Halo Infinite used to have a giant open world like Zelda: Breath Of The Wild
A new report reveals some of the turmoil behind Halo Infinite’s development and the game it was supposed to be before the pandemic.
Today seems to be the day for revelations about what video games were originally intended to be, before the realities of game development during the pandemic took hold. Following news that Battlefield 2042 was originally supposed to be a battle royale, a separate source now suggests that Halo Infinite is also radically different to its initial design.
According to Bloomberg’s Jason Schreier, Halo Infinite was originally heavily inspired by Zelda: Breath Of The Wild, with an equally large open world, but in the end almost two-thirds of the initially planned game was cut.
In the final release the open world is not only very small but it only features for roughly half the game, the rest of which is just a normal, linear corridor shooter.
Halo Infinite’s story campaign certainly feels like a Frankenstein’s monster of a game, with a bizarre structure that makes it very easy to believe that the second half of the story was added in quickly at the last minute.

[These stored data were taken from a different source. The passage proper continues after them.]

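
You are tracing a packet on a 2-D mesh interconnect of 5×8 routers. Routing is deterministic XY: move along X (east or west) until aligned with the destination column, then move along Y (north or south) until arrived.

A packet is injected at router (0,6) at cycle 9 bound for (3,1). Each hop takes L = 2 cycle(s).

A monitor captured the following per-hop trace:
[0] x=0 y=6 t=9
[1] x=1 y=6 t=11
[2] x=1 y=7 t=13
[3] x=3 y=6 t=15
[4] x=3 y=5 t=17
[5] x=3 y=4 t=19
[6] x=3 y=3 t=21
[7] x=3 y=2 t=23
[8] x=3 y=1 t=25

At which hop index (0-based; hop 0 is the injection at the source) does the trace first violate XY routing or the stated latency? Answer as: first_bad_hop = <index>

[1] (+1,+0) / 2c ⇒ ok
[2] (+0,+1) / 2c ⇒ BAD: Y-move but x=1≠3

first_bad_hop = 2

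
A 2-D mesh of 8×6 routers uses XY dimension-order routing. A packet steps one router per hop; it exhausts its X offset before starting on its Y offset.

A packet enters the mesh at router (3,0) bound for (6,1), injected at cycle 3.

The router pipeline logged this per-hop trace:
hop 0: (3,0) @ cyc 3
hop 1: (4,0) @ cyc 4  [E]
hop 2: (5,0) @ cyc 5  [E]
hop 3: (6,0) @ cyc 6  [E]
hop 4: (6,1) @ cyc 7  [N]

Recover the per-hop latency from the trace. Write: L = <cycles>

cyc[1] − cyc[0] = 4 − 3 = 1.
That increment is L by definition: L = 1.

L = 1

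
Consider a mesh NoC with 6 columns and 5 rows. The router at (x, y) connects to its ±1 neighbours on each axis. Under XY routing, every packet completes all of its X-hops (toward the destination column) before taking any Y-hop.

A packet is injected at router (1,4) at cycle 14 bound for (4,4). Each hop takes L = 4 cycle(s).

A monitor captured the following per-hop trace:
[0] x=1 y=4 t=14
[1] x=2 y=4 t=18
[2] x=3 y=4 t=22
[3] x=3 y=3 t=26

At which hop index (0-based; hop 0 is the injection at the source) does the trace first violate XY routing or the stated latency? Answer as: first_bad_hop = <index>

first_bad_hop = 3

  1: Δx=+1 Δy=+0 Δt=4 [ok]
  2: Δx=+1 Δy=+0 Δt=4 [ok]
  3: Δx=+0 Δy=-1 Δt=4 [BAD: Y-move but x=3≠4]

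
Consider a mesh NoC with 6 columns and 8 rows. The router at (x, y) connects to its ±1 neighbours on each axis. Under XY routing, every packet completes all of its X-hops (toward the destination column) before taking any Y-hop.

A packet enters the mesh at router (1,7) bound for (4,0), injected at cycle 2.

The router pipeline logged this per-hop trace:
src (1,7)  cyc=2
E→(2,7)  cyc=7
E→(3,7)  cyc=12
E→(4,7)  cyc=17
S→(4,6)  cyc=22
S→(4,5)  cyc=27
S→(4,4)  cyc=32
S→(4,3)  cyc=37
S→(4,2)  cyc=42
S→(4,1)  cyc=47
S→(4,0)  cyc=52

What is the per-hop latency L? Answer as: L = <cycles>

Between hops 0 and 1 the cycle counter advances 7 − 2 = 5.
Per-hop latency L = Δcyc = 5.

L = 5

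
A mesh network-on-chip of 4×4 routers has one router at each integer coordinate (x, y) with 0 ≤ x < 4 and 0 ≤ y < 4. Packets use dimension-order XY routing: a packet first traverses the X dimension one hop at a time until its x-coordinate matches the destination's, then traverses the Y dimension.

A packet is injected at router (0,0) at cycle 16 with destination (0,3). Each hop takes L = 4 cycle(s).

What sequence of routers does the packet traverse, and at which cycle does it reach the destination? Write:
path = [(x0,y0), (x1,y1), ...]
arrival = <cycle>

path = [(0,0), (0,1), (0,2), (0,3)]
arrival = 28

[0] x=0 y=0 t=16
[1] x=0 y=1 t=20 →N
[2] x=0 y=2 t=24 →N
[3] x=0 y=3 t=28 →N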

Despite it all though, it’s still not a bad campaign and the multiplayer is excellent, even if there are still important features – such as co-op and Forge mode – that will have to be added as DLC next year.
The reasons for the problems are almost identical to Battlefield 2042: the difficulties of everyone working from home and issues with the game engine, with developer 343 Industries wasting several months on an abandoned move to Unreal Engine.

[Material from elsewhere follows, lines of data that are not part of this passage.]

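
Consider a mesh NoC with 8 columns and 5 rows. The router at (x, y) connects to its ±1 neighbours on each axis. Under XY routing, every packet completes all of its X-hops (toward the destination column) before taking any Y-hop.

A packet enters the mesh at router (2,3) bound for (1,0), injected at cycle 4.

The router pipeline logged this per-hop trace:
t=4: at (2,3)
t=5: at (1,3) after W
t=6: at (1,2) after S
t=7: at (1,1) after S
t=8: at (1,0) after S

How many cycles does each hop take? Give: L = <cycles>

Δcyc across hop 0→1: 5 − 4 = 1.
That increment is L by definition: L = 1.

L = 1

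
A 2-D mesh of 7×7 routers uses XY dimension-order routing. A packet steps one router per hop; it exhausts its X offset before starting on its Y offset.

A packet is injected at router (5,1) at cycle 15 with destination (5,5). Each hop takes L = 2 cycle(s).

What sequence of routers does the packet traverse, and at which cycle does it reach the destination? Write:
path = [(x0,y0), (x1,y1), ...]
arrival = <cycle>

t=15: at (5,1)
t=17: at (5,2) after N
t=19: at (5,3) after N
t=21: at (5,4) after N
t=23: at (5,5) after N

path = [(5,1), (5,2), (5,3), (5,4), (5,5)]
arrival = 23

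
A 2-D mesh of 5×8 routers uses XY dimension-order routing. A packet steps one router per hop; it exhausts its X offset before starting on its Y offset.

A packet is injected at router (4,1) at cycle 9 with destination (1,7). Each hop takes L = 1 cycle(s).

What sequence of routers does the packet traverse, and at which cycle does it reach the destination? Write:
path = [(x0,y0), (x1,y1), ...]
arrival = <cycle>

path = [(4,1), (3,1), (2,1), (1,1), (1,2), (1,3), (1,4), (1,5), (1,6), (1,7)]
arrival = 18

src (4,1)  cyc=9
W→(3,1)  cyc=10
W→(2,1)  cyc=11
W→(1,1)  cyc=12
N→(1,2)  cyc=13
N→(1,3)  cyc=14
N→(1,4)  cyc=15
N→(1,5)  cyc=16
N→(1,6)  cyc=17
N→(1,7)  cyc=18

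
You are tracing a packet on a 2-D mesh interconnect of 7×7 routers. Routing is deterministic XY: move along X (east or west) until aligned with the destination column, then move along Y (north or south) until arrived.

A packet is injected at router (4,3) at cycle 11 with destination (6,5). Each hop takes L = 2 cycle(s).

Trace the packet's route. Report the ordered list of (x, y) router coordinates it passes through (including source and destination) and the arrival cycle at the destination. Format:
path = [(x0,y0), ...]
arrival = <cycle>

path = [(4,3), (5,3), (6,3), (6,4), (6,5)]
arrival = 19

#0 — 4,3 | c11
#1 — 5,3 | c13 | E
#2 — 6,3 | c15 | E
#3 — 6,4 | c17 | N
#4 — 6,5 | c19 | N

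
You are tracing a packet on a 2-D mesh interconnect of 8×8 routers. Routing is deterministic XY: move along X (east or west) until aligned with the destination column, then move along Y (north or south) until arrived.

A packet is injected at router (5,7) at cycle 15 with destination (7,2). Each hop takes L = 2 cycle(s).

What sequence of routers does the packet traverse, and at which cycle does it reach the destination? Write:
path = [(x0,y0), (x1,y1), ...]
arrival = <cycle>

path = [(5,7), (6,7), (7,7), (7,6), (7,5), (7,4), (7,3), (7,2)]
arrival = 29

t=15: at (5,7)
t=17: at (6,7) after E
t=19: at (7,7) after E
t=21: at (7,6) after S
t=23: at (7,5) after S
t=25: at (7,4) after S
t=27: at (7,3) after S
t=29: at (7,2) after S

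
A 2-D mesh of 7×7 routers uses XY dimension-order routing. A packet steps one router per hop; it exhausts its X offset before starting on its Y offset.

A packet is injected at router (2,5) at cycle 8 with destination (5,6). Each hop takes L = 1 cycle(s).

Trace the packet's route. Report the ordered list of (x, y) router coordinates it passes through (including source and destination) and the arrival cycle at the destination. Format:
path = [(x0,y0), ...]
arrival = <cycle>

[0] x=2 y=5 t=8
[1] x=3 y=5 t=9 →E
[2] x=4 y=5 t=10 →E
[3] x=5 y=5 t=11 →E
[4] x=5 y=6 t=12 →N

path = [(2,5), (3,5), (4,5), (5,5), (5,6)]
arrival = 12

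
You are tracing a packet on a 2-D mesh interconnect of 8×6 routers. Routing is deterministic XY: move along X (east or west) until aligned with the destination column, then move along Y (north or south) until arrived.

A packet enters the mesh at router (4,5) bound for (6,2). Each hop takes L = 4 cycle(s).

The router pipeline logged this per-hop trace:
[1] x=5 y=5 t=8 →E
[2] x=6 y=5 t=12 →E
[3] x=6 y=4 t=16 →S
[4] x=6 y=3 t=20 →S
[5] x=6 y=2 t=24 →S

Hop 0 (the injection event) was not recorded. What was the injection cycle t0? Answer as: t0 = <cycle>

cyc[1] = 8 and cyc[k] = t0 + k·L for every k.
t0 = cyc[1] − L = 8 − 4 = 4.

t0 = 4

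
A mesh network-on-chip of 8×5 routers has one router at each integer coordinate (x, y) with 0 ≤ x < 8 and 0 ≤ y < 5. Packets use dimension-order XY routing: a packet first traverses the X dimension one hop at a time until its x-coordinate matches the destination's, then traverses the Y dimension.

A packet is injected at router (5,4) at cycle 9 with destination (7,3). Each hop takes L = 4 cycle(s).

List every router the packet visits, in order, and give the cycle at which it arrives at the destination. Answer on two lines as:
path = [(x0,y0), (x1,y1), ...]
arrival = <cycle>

path = [(5,4), (6,4), (7,4), (7,3)]
arrival = 21

#0 — 5,4 | c9
#1 — 6,4 | c13 | E
#2 — 7,4 | c17 | E
#3 — 7,3 | c21 | S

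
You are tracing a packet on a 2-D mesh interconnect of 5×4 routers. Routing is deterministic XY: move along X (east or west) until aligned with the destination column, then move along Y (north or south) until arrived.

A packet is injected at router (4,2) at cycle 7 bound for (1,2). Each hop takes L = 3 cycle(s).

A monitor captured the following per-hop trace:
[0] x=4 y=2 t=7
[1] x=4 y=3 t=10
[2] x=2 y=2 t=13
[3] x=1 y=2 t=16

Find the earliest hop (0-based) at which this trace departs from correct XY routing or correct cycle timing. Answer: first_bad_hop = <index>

first_bad_hop = 1

hop 1: step (+0,+1), +3 cyc — BAD: Y-move but x=4≠1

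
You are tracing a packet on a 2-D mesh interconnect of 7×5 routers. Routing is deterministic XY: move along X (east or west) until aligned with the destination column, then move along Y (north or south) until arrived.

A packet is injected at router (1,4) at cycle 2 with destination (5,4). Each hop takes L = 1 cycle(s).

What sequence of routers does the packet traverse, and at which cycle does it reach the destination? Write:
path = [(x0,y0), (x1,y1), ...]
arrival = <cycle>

  0. router=(1,4) cycle=2 (inject)
  1. router=(2,4) cycle=3 dir=E
  2. router=(3,4) cycle=4 dir=E
  3. router=(4,4) cycle=5 dir=E
  4. router=(5,4) cycle=6 dir=E

path = [(1,4), (2,4), (3,4), (4,4), (5,4)]
arrival = 6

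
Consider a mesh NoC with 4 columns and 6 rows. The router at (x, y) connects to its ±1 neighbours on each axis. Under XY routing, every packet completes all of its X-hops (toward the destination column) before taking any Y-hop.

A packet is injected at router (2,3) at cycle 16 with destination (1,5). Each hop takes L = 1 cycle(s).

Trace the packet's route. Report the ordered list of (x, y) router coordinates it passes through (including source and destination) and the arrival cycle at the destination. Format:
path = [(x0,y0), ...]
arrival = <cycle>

path = [(2,3), (1,3), (1,4), (1,5)]
arrival = 19

t=16: at (2,3)
t=17: at (1,3) after W
t=18: at (1,4) after N
t=19: at (1,5) after N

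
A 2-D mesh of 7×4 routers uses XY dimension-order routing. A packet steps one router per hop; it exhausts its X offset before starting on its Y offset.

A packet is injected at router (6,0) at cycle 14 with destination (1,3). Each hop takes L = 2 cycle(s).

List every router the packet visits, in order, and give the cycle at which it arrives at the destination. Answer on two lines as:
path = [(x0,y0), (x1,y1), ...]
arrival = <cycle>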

Although Halo Infinite had the initial problem that most 343 developers are contractors and Microsoft hiring policy meant that they couldn’t stay on the project longer than 18 month, but also couldn’t be promoted to full-time – so important staff kept leaving, never to return.
Thanks to the multiplayer being released earlier as a free download, and unlike Battlefield 2042, the buzz around Halo Infinite is largely positive.
If the story campaign goes down well too – or at least not too badly – then Microsoft should still be in a better position with the franchise than they were before its release.